West Indies went into the second one-dayer of the tri-series against Australia with a definite degree of confidence having beaten South Africa in the first match. But, they were always going to find the going tough against the Aussies, which is exactly how things turned out to be. Australia were too good for West Indies on the day. The hosts' batting is definitely their weak link, and the same was exposed by the Australian bowlers on the day on a responsive pitch. Batting first, West Indies needed to put up a big score on the board. And, once they failed to do the same, Australia always had their noses in front, and they batted with resolve to earn the bonus point.
In the preview to the match, it was mentioned that Australia could play both their spinners.

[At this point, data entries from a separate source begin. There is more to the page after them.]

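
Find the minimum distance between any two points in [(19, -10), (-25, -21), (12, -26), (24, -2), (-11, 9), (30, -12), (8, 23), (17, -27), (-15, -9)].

Computing all pairwise distances among 9 points:

d((19, -10), (-25, -21)) = 45.3542
d((19, -10), (12, -26)) = 17.4642
d((19, -10), (24, -2)) = 9.434
d((19, -10), (-11, 9)) = 35.5106
d((19, -10), (30, -12)) = 11.1803
d((19, -10), (8, 23)) = 34.7851
d((19, -10), (17, -27)) = 17.1172
d((19, -10), (-15, -9)) = 34.0147
d((-25, -21), (12, -26)) = 37.3363
d((-25, -21), (24, -2)) = 52.5547
d((-25, -21), (-11, 9)) = 33.1059
d((-25, -21), (30, -12)) = 55.7315
d((-25, -21), (8, 23)) = 55.0
d((-25, -21), (17, -27)) = 42.4264
d((-25, -21), (-15, -9)) = 15.6205
d((12, -26), (24, -2)) = 26.8328
d((12, -26), (-11, 9)) = 41.8808
d((12, -26), (30, -12)) = 22.8035
d((12, -26), (8, 23)) = 49.163
d((12, -26), (17, -27)) = 5.099 <-- minimum
d((12, -26), (-15, -9)) = 31.9061
d((24, -2), (-11, 9)) = 36.6879
d((24, -2), (30, -12)) = 11.6619
d((24, -2), (8, 23)) = 29.6816
d((24, -2), (17, -27)) = 25.9615
d((24, -2), (-15, -9)) = 39.6232
d((-11, 9), (30, -12)) = 46.0652
d((-11, 9), (8, 23)) = 23.6008
d((-11, 9), (17, -27)) = 45.607
d((-11, 9), (-15, -9)) = 18.4391
d((30, -12), (8, 23)) = 41.3401
d((30, -12), (17, -27)) = 19.8494
d((30, -12), (-15, -9)) = 45.0999
d((8, 23), (17, -27)) = 50.8035
d((8, 23), (-15, -9)) = 39.4081
d((17, -27), (-15, -9)) = 36.7151

Closest pair: (12, -26) and (17, -27) with distance 5.099

The closest pair is (12, -26) and (17, -27) with Euclidean distance 5.099. For 9 points, brute-force pairwise comparison is shown above. For large n, the divide-and-conquer algorithm (sort by x, recurse on halves, check the dividing strip) achieves O(n log n).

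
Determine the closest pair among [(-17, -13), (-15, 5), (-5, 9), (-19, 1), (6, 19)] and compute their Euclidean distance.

Computing all pairwise distances among 5 points:

d((-17, -13), (-15, 5)) = 18.1108
d((-17, -13), (-5, 9)) = 25.0599
d((-17, -13), (-19, 1)) = 14.1421
d((-17, -13), (6, 19)) = 39.4081
d((-15, 5), (-5, 9)) = 10.7703
d((-15, 5), (-19, 1)) = 5.6569 <-- minimum
d((-15, 5), (6, 19)) = 25.2389
d((-5, 9), (-19, 1)) = 16.1245
d((-5, 9), (6, 19)) = 14.8661
d((-19, 1), (6, 19)) = 30.8058

Closest pair: (-15, 5) and (-19, 1) with distance 5.6569

The closest pair is (-15, 5) and (-19, 1) with Euclidean distance 5.6569. For 5 points, brute-force pairwise comparison is shown above. For large n, the divide-and-conquer algorithm (sort by x, recurse on halves, check the dividing strip) achieves O(n log n).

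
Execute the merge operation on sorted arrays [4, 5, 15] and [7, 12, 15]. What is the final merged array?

Merging process:

Compare 4 vs 7: take 4 from left. Merged: [4]
Compare 5 vs 7: take 5 from left. Merged: [4, 5]
Compare 15 vs 7: take 7 from right. Merged: [4, 5, 7]
Compare 15 vs 12: take 12 from right. Merged: [4, 5, 7, 12]
Compare 15 vs 15: take 15 from left. Merged: [4, 5, 7, 12, 15]
Append remaining from right: [15]. Merged: [4, 5, 7, 12, 15, 15]

Final merged array: [4, 5, 7, 12, 15, 15]
Total comparisons: 5

The merged array is [4, 5, 7, 12, 15, 15], requiring 5 comparisons. The merge step runs in O(n) time where n is the total number of elements.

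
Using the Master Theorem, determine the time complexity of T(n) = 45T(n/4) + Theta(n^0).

Master Theorem for T(n) = 45T(n/4) + O(n^0):

a = 45, b = 4, c = 0
log_b(a) = log_4(45) = 2.7459

Case 1: c = 0 < log_4(45) = 2.7459
T(n) = O(n^(log_4 45))

For T(n) = 45T(n/4) + O(n^0): log_4(45) = 2.7459. This is Case 1 of the Master Theorem (c < log_b(a), work dominated by leaves), giving O(n^(log_4 45)).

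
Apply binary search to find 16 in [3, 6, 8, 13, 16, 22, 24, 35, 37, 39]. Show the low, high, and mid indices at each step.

Binary search for 16 in [3, 6, 8, 13, 16, 22, 24, 35, 37, 39]:

lo=0, hi=9, mid=4, arr[mid]=16 -> Found target at index 4!

Binary search finds 16 at index 4 after 1 comparisons. The search repeatedly halves the search space by comparing with the middle element.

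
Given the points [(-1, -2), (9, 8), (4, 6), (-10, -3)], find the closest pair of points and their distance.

Computing all pairwise distances among 4 points:

d((-1, -2), (9, 8)) = 14.1421
d((-1, -2), (4, 6)) = 9.434
d((-1, -2), (-10, -3)) = 9.0554
d((9, 8), (4, 6)) = 5.3852 <-- minimum
d((9, 8), (-10, -3)) = 21.9545
d((4, 6), (-10, -3)) = 16.6433

Closest pair: (9, 8) and (4, 6) with distance 5.3852

The closest pair is (9, 8) and (4, 6) with Euclidean distance 5.3852. For 4 points, brute-force pairwise comparison is shown above. For large n, the divide-and-conquer algorithm (sort by x, recurse on halves, check the dividing strip) achieves O(n log n).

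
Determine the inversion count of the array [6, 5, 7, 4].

Finding inversions in [6, 5, 7, 4]:

(0, 1): arr[0]=6 > arr[1]=5
(0, 3): arr[0]=6 > arr[3]=4
(1, 3): arr[1]=5 > arr[3]=4
(2, 3): arr[2]=7 > arr[3]=4

Total inversions: 4

The array has 4 inversion(s): (0,1), (0,3), (1,3), (2,3). Each pair (i,j) satisfies i < j and arr[i] > arr[j].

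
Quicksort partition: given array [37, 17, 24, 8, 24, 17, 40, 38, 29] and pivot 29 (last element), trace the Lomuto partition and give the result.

Lomuto partition with pivot = 29:

Initial array: [37, 17, 24, 8, 24, 17, 40, 38, 29]

arr[0]=37 > 29: no swap
arr[1]=17 <= 29: swap with position 0, array becomes [17, 37, 24, 8, 24, 17, 40, 38, 29]
arr[2]=24 <= 29: swap with position 1, array becomes [17, 24, 37, 8, 24, 17, 40, 38, 29]
arr[3]=8 <= 29: swap with position 2, array becomes [17, 24, 8, 37, 24, 17, 40, 38, 29]
arr[4]=24 <= 29: swap with position 3, array becomes [17, 24, 8, 24, 37, 17, 40, 38, 29]
arr[5]=17 <= 29: swap with position 4, array becomes [17, 24, 8, 24, 17, 37, 40, 38, 29]
arr[6]=40 > 29: no swap
arr[7]=38 > 29: no swap

Place pivot at position 5: [17, 24, 8, 24, 17, 29, 40, 38, 37]
Pivot position: 5

After partitioning with pivot 29, the array becomes [17, 24, 8, 24, 17, 29, 40, 38, 37]. The pivot is placed at index 5. All elements to the left of the pivot are <= 29, and all elements to the right are > 29.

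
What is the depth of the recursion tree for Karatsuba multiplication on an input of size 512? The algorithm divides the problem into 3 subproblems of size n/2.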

They did the same, and the move worked wonders. Both Adam Zampa and Nathan Lyon bowled excellently to keep West Indies under the pump, never allowing the hosts to get into any sort of rhythm. Although the surface was a tough one to bat on, West Indies should still have done better than the 116 they ended up with. Not a single West Indian batsman managed to reach even 30, which was a massive disappointment. In the match against South Africa, Kieron Pollard rescued them, but this time there was no such knock.
The match marked the return of left-arm pacer Mitchell Starc, and the Aussies would have anxious to see how he would perform on coming back from injury. From what was on display, they would have been pleased. Starc did not display too much signs of nervousness on return. In fact, he was right on the money, sending back both the openers Andre Fletcher and Johnson Charles. After Starc did the early job, the spinners took over. Lyon was instrumental in the win, sending back the two big names in the West Indies batting line up -- Marlon Samuels and Kieron Pollard, Windies' batting hero in the last match.
What stood out about Australia in the match was the overall bowling effort which constantly maintained pressure on the Windies batting line-up. Lyon was wonderfully aided by Zampa, who dismissed Carlos Braithwaite and opposition skipper Jason Holder, both dangerous batsmen in their own right. Mitchell Marsh chipped in by sending back Darren Bravo while Glenn Maxwell picked the wicket of Denesh Ramdin. West Indies never really got into any sort of rhythm, or rather Australia did not allow them to get into any. It was the kind of performance which reiterated West Indies have a long way to go despite defeating South Africa.
If they want to do well in the series, West Indies will need their experienced batsmen to stand up. Samuels is definitely one man who will need to take additional responsibility in the coming matches. He has failed in both games so far, and that has hurt the team. Bravo and the openers too need to stand up and support the likes of Samuels and Pollard. On a tough surface, Aussie opener David Warner proved what a quality batsman he is. His half-century was by far the best innings on the day. Just two matches into the series, it is clear Australia are the team to beat in the tournament.